Frigyes Karinthy : Théâtre
Hököm
c'était une blague ![1]
Le baron (dort dans son petit lit et dans son sommeil il
imite un homme ordinaire qui ronfle comme un artisan.)
Le comte (force avec un levier la fenêtre du
rez-de-chaussée donnant sur la cour.)
Le baron (ronfle.)
Le domestique (tend l'oreille depuis la chambre de bonne.)
Le comte (pousse la fenêtre et rampe prudemment
dans l'antichambre, il tâtonne.)
Le domestique :
Non mais des fois, qui crapahute dans l'antichambre ? (Il y va, il rencontre le comte.)
Le domestique (se méprend, il
s'imagine que quelqu'un se serait faufilé par la fenêtre dans le
but de cambrioler) : Oh, oh,
salaud de cambrioleur, qu'est-ce qu'on manigance là ?!
Le comte (cogne le domestique à la tête
avec son browning et le tue.)
Le baron (rêve qu'il est réveillé.)
Le comte (pointant son browning devant lui, il ouvre
prudemment le bureau de travail du baron.)
Le baron : Ahouah ! (Il bâille. Il s'étire.)
Le domestique (commence à se décomposer.)
Une punaise : En principe je n'aime pas le sang
bleu, mais j'ai faim. (Elle pique le baron.)

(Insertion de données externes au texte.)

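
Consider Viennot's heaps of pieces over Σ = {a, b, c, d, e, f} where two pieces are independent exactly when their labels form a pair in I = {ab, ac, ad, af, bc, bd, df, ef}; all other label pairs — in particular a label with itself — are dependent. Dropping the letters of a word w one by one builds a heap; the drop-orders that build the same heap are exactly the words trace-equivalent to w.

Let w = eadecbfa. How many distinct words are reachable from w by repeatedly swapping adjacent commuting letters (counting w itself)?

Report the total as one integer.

16

piece 0:e — minimal
piece 1:a rests on {0:e}
piece 2:d rests on {0:e}
piece 3:e rests on {1:a, 2:d}
piece 4:c rests on {3:e}
piece 5:b rests on {3:e}
piece 6:f rests on {4:c, 5:b}
piece 7:a rests on {3:e}
minimal pieces: {0:e}
ways to finish when only these pieces remain (= sum over removing one remaining piece with nothing left below it):
  1 left: {6}→1  {7}→1
  2 left: {4,6}→1  {5,6}→1  {6,7}→2
  3 left: {4,5,6}→2  {4,6,7}→3  {5,6,7}→3
  4 left: {4,5,6,7}→8
  5 left: {3,4,5,6,7}→8
  6 left: {1,3,4,5,6,7}→8  {2,3,4,5,6,7}→8
  placing 0:e first → 16 extensions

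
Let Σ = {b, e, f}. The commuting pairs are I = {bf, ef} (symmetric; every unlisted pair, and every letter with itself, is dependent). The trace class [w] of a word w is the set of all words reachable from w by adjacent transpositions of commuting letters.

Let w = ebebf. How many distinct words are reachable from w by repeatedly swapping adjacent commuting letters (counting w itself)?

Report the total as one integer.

5

0(e) covers ∅
1(b) covers 0:e
2(e) covers 1:b
3(b) covers 2:e
4(f) covers ∅
floor of heap: 0:e, 4:f
completions by unplaced set U, small U first (add the entries for U minus each lowest piece of U):
  |U|=1: {3}:1  {4}:1
  |U|=2: {2,3}:1  {3,4}:2
  |U|=3: {1,2,3}:1  {2,3,4}:3
  start at 0(e): 4
  start at 4(f): 1
sum over floor = 5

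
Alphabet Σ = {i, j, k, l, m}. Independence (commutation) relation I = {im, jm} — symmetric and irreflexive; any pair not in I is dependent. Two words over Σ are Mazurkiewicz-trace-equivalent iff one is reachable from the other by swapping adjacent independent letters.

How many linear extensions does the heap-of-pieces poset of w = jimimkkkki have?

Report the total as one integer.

drop 0:j onto floor
drop 1:i onto {0:j}
drop 2:m onto floor
drop 3:i onto {1:i}
drop 4:m onto {2:m}
drop 5:k onto {3:i, 4:m}
drop 6:k onto {5:k}
drop 7:k onto {6:k}
drop 8:k onto {7:k}
drop 9:i onto {8:k}
ground layer = {0:j, 2:m}
drop-orders for the pieces not yet dropped (sum over which currently-grounded one goes next):
  1 to go: {9} 1
  2 to go: {8,9} 1
  3 to go: {7,8,9} 1
  4 to go: {6,7,8,9} 1
  5 to go: {5,6,7,8,9} 1
  6 to go: {3,5,6,7,8,9} 1  {4,5,6,7,8,9} 1
  7 to go: {1,3,5,6,7,8,9} 1  {2,4,5,6,7,8,9} 1  {3,4,5,6,7,8,9} 2
  8 to go: {0,1,3,5,6,7,8,9} 1  {1,3,4,5,6,7,8,9} 3  {2,3,4,5,6,7,8,9} 3
  if 0:j drops first: 6 orders
  if 2:m drops first: 4 orders
heap linearizations: 10

10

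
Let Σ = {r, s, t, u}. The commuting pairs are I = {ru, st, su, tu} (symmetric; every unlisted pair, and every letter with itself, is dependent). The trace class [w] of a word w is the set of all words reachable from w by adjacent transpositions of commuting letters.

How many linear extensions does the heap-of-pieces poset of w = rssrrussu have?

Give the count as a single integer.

#0=r has no predecessor
#1=s depends on [0:r]
#2=s depends on [1:s]
#3=r depends on [2:s]
#4=r depends on [3:r]
#5=u has no predecessor
#6=s depends on [4:r]
#7=s depends on [6:s]
#8=u depends on [5:u]
sources: [0:r, 5:u]
N(rest) = Σ N(rest − s) over sources s of rest; N(one piece) = 1:
  size 1 → [7]=1  [8]=1
  size 2 → [5,8]=1  [6,7]=1  [7,8]=2
  size 3 → [4,6,7]=1  [5,7,8]=3  [6,7,8]=3
  size 4 → [3,4,6,7]=1  [4,6,7,8]=4  [5,6,7,8]=6
  size 5 → [2,3,4,6,7]=1  [3,4,6,7,8]=5  [4,5,6,7,8]=10
  size 6 → [1,2,3,4,6,7]=1  [2,3,4,6,7,8]=6  [3,4,5,6,7,8]=15
  size 7 → [0,1,2,3,4,6,7]=1  [1,2,3,4,6,7,8]=7  [2,3,4,5,6,7,8]=21
  first=0(r) contributes 28
  first=5(u) contributes 8
|[w]| = 36

36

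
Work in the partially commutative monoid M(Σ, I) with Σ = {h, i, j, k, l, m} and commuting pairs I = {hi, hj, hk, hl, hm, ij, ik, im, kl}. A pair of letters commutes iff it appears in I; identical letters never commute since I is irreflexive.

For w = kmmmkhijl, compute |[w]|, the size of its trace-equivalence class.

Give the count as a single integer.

drop 0:k onto floor
drop 1:m onto {0:k}
drop 2:m onto {1:m}
drop 3:m onto {2:m}
drop 4:k onto {3:m}
drop 5:h onto floor
drop 6:i onto floor
drop 7:j onto {4:k}
drop 8:l onto {6:i, 7:j}
ground layer = {0:k, 5:h, 6:i}
drop-orders for the pieces not yet dropped (sum over which currently-grounded one goes next):
  1 to go: {5} 1  {8} 1
  2 to go: {5,8} 2  {6,8} 1  {7,8} 1
  3 to go: {4,7,8} 1  {5,6,8} 3  {5,7,8} 3  {6,7,8} 2
  4 to go: {3,4,7,8} 1  {4,5,7,8} 4  {4,6,7,8} 3  {5,6,7,8} 8
  5 to go: {2,3,4,7,8} 1  {3,4,5,7,8} 5  {3,4,6,7,8} 4  {4,5,6,7,8} 15
  6 to go: {1,2,3,4,7,8} 1  {2,3,4,5,7,8} 6  {2,3,4,6,7,8} 5  {3,4,5,6,7,8} 24
  7 to go: {0,1,2,3,4,7,8} 1  {1,2,3,4,5,7,8} 7  {1,2,3,4,6,7,8} 6  {2,3,4,5,6,7,8} 35
  if 0:k drops first: 48 orders
  if 5:h drops first: 7 orders
  if 6:i drops first: 8 orders
heap linearizations: 63

63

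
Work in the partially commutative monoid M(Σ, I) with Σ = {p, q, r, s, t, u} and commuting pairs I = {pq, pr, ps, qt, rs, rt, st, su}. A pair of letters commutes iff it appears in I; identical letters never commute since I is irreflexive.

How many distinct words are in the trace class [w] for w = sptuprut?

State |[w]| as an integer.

#0=s has no predecessor
#1=p has no predecessor
#2=t depends on [1:p]
#3=u depends on [2:t]
#4=p depends on [3:u]
#5=r depends on [3:u]
#6=u depends on [4:p, 5:r]
#7=t depends on [6:u]
sources: [0:s, 1:p]
N(rest) = Σ N(rest − s) over sources s of rest; N(one piece) = 1:
  size 1 → [0]=1  [7]=1
  size 2 → [0,7]=2  [6,7]=1
  size 3 → [0,6,7]=3  [4,6,7]=1  [5,6,7]=1
  size 4 → [0,4,6,7]=4  [0,5,6,7]=4  [4,5,6,7]=2
  size 5 → [0,4,5,6,7]=10  [3,4,5,6,7]=2
  size 6 → [0,3,4,5,6,7]=12  [2,3,4,5,6,7]=2
  first=0(s) contributes 2
  first=1(p) contributes 14
|[w]| = 16

16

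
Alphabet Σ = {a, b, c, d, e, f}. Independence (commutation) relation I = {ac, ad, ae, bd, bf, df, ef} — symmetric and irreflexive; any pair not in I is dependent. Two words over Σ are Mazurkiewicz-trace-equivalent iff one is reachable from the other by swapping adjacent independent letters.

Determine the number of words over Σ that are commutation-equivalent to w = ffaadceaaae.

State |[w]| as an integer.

drop 0:f onto floor
drop 1:f onto {0:f}
drop 2:a onto {1:f}
drop 3:a onto {2:a}
drop 4:d onto floor
drop 5:c onto {1:f, 4:d}
drop 6:e onto {5:c}
drop 7:a onto {3:a}
drop 8:a onto {7:a}
drop 9:a onto {8:a}
drop 10:e onto {6:e}
ground layer = {0:f, 4:d}
drop-orders for the pieces not yet dropped (sum over which currently-grounded one goes next):
  1 to go: {9} 1  {10} 1
  2 to go: {6,10} 1  {8,9} 1  {9,10} 2
  3 to go: {5,6,10} 1  {6,9,10} 3  {7,8,9} 1  {8,9,10} 3
  4 to go: {3,7,8,9} 1  {4,5,6,10} 1  {5,6,9,10} 4  {6,8,9,10} 6  {7,8,9,10} 4
  5 to go: {2,3,7,8,9} 1  {3,7,8,9,10} 5  {4,5,6,9,10} 5  {5,6,8,9,10} 10  {6,7,8,9,10} 10
  6 to go: {2,3,7,8,9,10} 6  {3,6,7,8,9,10} 15  {4,5,6,8,9,10} 15  {5,6,7,8,9,10} 20
  7 to go: {2,3,6,7,8,9,10} 21  {3,5,6,7,8,9,10} 35  {4,5,6,7,8,9,10} 35
  8 to go: {2,3,5,6,7,8,9,10} 56  {3,4,5,6,7,8,9,10} 70
  9 to go: {1,2,3,5,6,7,8,9,10} 56  {2,3,4,5,6,7,8,9,10} 126
  if 0:f drops first: 182 orders
  if 4:d drops first: 56 orders
heap linearizations: 238

238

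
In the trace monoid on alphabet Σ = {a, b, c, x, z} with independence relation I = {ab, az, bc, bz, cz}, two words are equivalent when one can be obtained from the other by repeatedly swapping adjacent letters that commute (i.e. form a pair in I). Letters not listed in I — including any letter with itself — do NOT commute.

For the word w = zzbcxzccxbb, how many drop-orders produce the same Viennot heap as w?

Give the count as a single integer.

36

piece 0:z — minimal
piece 1:z rests on {0:z}
piece 2:b — minimal
piece 3:c — minimal
piece 4:x rests on {1:z, 2:b, 3:c}
piece 5:z rests on {4:x}
piece 6:c rests on {4:x}
piece 7:c rests on {6:c}
piece 8:x rests on {5:z, 7:c}
piece 9:b rests on {8:x}
piece 10:b rests on {9:b}
minimal pieces: {0:z, 2:b, 3:c}
ways to finish when only these pieces remain (= sum over removing one remaining piece with nothing left below it):
  1 left: {10}→1
  2 left: {9,10}→1
  3 left: {8,9,10}→1
  4 left: {5,8,9,10}→1  {7,8,9,10}→1
  5 left: {5,7,8,9,10}→2  {6,7,8,9,10}→1
  6 left: {5,6,7,8,9,10}→3
  7 left: {4,5,6,7,8,9,10}→3
  8 left: {1,4,5,6,7,8,9,10}→3  {2,4,5,6,7,8,9,10}→3  {3,4,5,6,7,8,9,10}→3
  9 left: {0,1,4,5,6,7,8,9,10}→3  {1,2,4,5,6,7,8,9,10}→6  {1,3,4,5,6,7,8,9,10}→6  {2,3,4,5,6,7,8,9,10}→6
  placing 0:z first → 18 extensions
  placing 2:b first → 9 extensions
  placing 3:c first → 9 extensions
total linear extensions = 36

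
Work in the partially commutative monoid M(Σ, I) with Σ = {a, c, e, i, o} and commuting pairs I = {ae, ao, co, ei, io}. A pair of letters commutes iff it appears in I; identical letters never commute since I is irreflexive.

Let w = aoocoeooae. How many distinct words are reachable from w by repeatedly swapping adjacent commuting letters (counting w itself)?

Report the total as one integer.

drop 0:a onto floor
drop 1:o onto floor
drop 2:o onto {1:o}
drop 3:c onto {0:a}
drop 4:o onto {2:o}
drop 5:e onto {3:c, 4:o}
drop 6:o onto {5:e}
drop 7:o onto {6:o}
drop 8:a onto {3:c}
drop 9:e onto {7:o}
ground layer = {0:a, 1:o}
drop-orders for the pieces not yet dropped (sum over which currently-grounded one goes next):
  1 to go: {8} 1  {9} 1
  2 to go: {7,9} 1  {8,9} 2
  3 to go: {6,7,9} 1  {7,8,9} 3
  4 to go: {5,6,7,9} 1  {6,7,8,9} 4
  5 to go: {4,5,6,7,9} 1  {5,6,7,8,9} 5
  6 to go: {2,4,5,6,7,9} 1  {3,5,6,7,8,9} 5  {4,5,6,7,8,9} 6
  7 to go: {0,3,5,6,7,8,9} 5  {1,2,4,5,6,7,9} 1  {2,4,5,6,7,8,9} 7  {3,4,5,6,7,8,9} 11
  8 to go: {0,3,4,5,6,7,8,9} 16  {1,2,4,5,6,7,8,9} 8  {2,3,4,5,6,7,8,9} 18
  if 0:a drops first: 26 orders
  if 1:o drops first: 34 orders
heap linearizations: 60

60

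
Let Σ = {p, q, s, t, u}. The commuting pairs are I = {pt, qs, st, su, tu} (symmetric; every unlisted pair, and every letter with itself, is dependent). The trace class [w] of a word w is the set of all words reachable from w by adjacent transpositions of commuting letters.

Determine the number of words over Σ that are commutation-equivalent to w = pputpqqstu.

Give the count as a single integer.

#0=p has no predecessor
#1=p depends on [0:p]
#2=u depends on [1:p]
#3=t has no predecessor
#4=p depends on [2:u]
#5=q depends on [3:t, 4:p]
#6=q depends on [5:q]
#7=s depends on [4:p]
#8=t depends on [6:q]
#9=u depends on [6:q]
sources: [0:p, 3:t]
N(rest) = Σ N(rest − s) over sources s of rest; N(one piece) = 1:
  size 1 → [7]=1  [8]=1  [9]=1
  size 2 → [7,8]=2  [7,9]=2  [8,9]=2
  size 3 → [6,8,9]=2  [7,8,9]=6
  size 4 → [5,6,8,9]=2  [6,7,8,9]=8
  size 5 → [3,5,6,8,9]=2  [5,6,7,8,9]=10
  size 6 → [3,5,6,7,8,9]=12  [4,5,6,7,8,9]=10
  size 7 → [2,4,5,6,7,8,9]=10  [3,4,5,6,7,8,9]=22
  size 8 → [1,2,4,5,6,7,8,9]=10  [2,3,4,5,6,7,8,9]=32
  first=0(p) contributes 42
  first=3(t) contributes 10
|[w]| = 52

52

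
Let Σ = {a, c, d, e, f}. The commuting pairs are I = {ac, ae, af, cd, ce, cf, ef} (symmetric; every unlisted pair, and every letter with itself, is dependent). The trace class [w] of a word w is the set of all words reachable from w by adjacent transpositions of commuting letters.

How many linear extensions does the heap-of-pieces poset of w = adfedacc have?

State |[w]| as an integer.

0(a) covers ∅
1(d) covers 0:a
2(f) covers 1:d
3(e) covers 1:d
4(d) covers 2:f, 3:e
5(a) covers 4:d
6(c) covers ∅
7(c) covers 6:c
floor of heap: 0:a, 6:c
completions by unplaced set U, small U first (add the entries for U minus each lowest piece of U):
  |U|=1: {5}:1  {7}:1
  |U|=2: {4,5}:1  {5,7}:2  {6,7}:1
  |U|=3: {2,4,5}:1  {3,4,5}:1  {4,5,7}:3  {5,6,7}:3
  |U|=4: {2,3,4,5}:2  {2,4,5,7}:4  {3,4,5,7}:4  {4,5,6,7}:6
  |U|=5: {1,2,3,4,5}:2  {2,3,4,5,7}:10  {2,4,5,6,7}:10  {3,4,5,6,7}:10
  |U|=6: {0,1,2,3,4,5}:2  {1,2,3,4,5,7}:12  {2,3,4,5,6,7}:30
  start at 0(a): 42
  start at 6(c): 14
sum over floor = 56

56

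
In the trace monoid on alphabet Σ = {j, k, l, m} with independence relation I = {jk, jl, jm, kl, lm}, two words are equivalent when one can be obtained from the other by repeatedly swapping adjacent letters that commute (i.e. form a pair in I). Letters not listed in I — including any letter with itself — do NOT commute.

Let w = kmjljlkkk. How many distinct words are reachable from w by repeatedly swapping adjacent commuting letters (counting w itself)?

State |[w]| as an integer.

piece 0:k — minimal
piece 1:m rests on {0:k}
piece 2:j — minimal
piece 3:l — minimal
piece 4:j rests on {2:j}
piece 5:l rests on {3:l}
piece 6:k rests on {1:m}
piece 7:k rests on {6:k}
piece 8:k rests on {7:k}
minimal pieces: {0:k, 2:j, 3:l}
ways to finish when only these pieces remain (= sum over removing one remaining piece with nothing left below it):
  1 left: {4}→1  {5}→1  {8}→1
  2 left: {2,4}→1  {3,5}→1  {4,5}→2  {4,8}→2  {5,8}→2  {7,8}→1
  3 left: {2,4,5}→3  {2,4,8}→3  {3,4,5}→3  {3,5,8}→3  {4,5,8}→6  {4,7,8}→3  {5,7,8}→3  {6,7,8}→1
  4 left: {1,6,7,8}→1  {2,3,4,5}→6  {2,4,5,8}→12  {2,4,7,8}→6  {3,4,5,8}→12  {3,5,7,8}→6  {4,5,7,8}→12  {4,6,7,8}→4  {5,6,7,8}→4
  5 left: {0,1,6,7,8}→1  {1,4,6,7,8}→5  {1,5,6,7,8}→5  {2,3,4,5,8}→30  {2,4,5,7,8}→30  {2,4,6,7,8}→10  {3,4,5,7,8}→30  {3,5,6,7,8}→10  {4,5,6,7,8}→20
  6 left: {0,1,4,6,7,8}→6  {0,1,5,6,7,8}→6  {1,2,4,6,7,8}→15  {1,3,5,6,7,8}→15  {1,4,5,6,7,8}→30  {2,3,4,5,7,8}→90  {2,4,5,6,7,8}→60  {3,4,5,6,7,8}→60
  7 left: {0,1,2,4,6,7,8}→21  {0,1,3,5,6,7,8}→21  {0,1,4,5,6,7,8}→42  {1,2,4,5,6,7,8}→105  {1,3,4,5,6,7,8}→105  {2,3,4,5,6,7,8}→210
  placing 0:k first → 420 extensions
  placing 2:j first → 168 extensions
  placing 3:l first → 168 extensions
total linear extensions = 756

756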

Le comte (sort ses outils de cambrioleur et
s'apprête à forcer le coffre.)
Le baron (la punaise le réveille.)
Le comte (a ouvert le coffre, il ramasse l'argent.
D'un geste caractéristique chez les aristocrates, il fourre les billets
dans la poche de son gilet.)
Le baron : Hé… non
mais, qui farfouille là dans mon bureau ? Jean ! Holà,
Jean !
Le domestique (regrette, mais il est mort.)
Le baron : Oh le saligaud, il ne
vient pas. Je vais voir. (Il fait un saut
dans son bureau.)
Le comte (saute vers la fenêtre.)
Le baron : Ah bon ! Un
cambrioleur ! Un policier ! Un policier !
Un policier (dans la rue) : Oh, c'est la voix de Monsieur le Baron ! ça change tout, alors j'y vais. (Il court à la
fenêtre par laquelle le comte lui saute justement dans les bras.)
Le
policier : Tiens
donc, te voilà, toi ! (Il
l'attrape.)
Le comte (sort son browning mais on le lui arrache de
la main.)
On téléphone. Des policiers accourent. Arrive
également le capitaine de police. Le comte proteste, il se débat,
mais on finit difficilement par le maîtriser. Les policiers parcourent
les pièces, ils retrouvent le coffre-fort fracturé et le
domestique abattu. Ils fouillent dans les poches du comte et trouvent l'argent.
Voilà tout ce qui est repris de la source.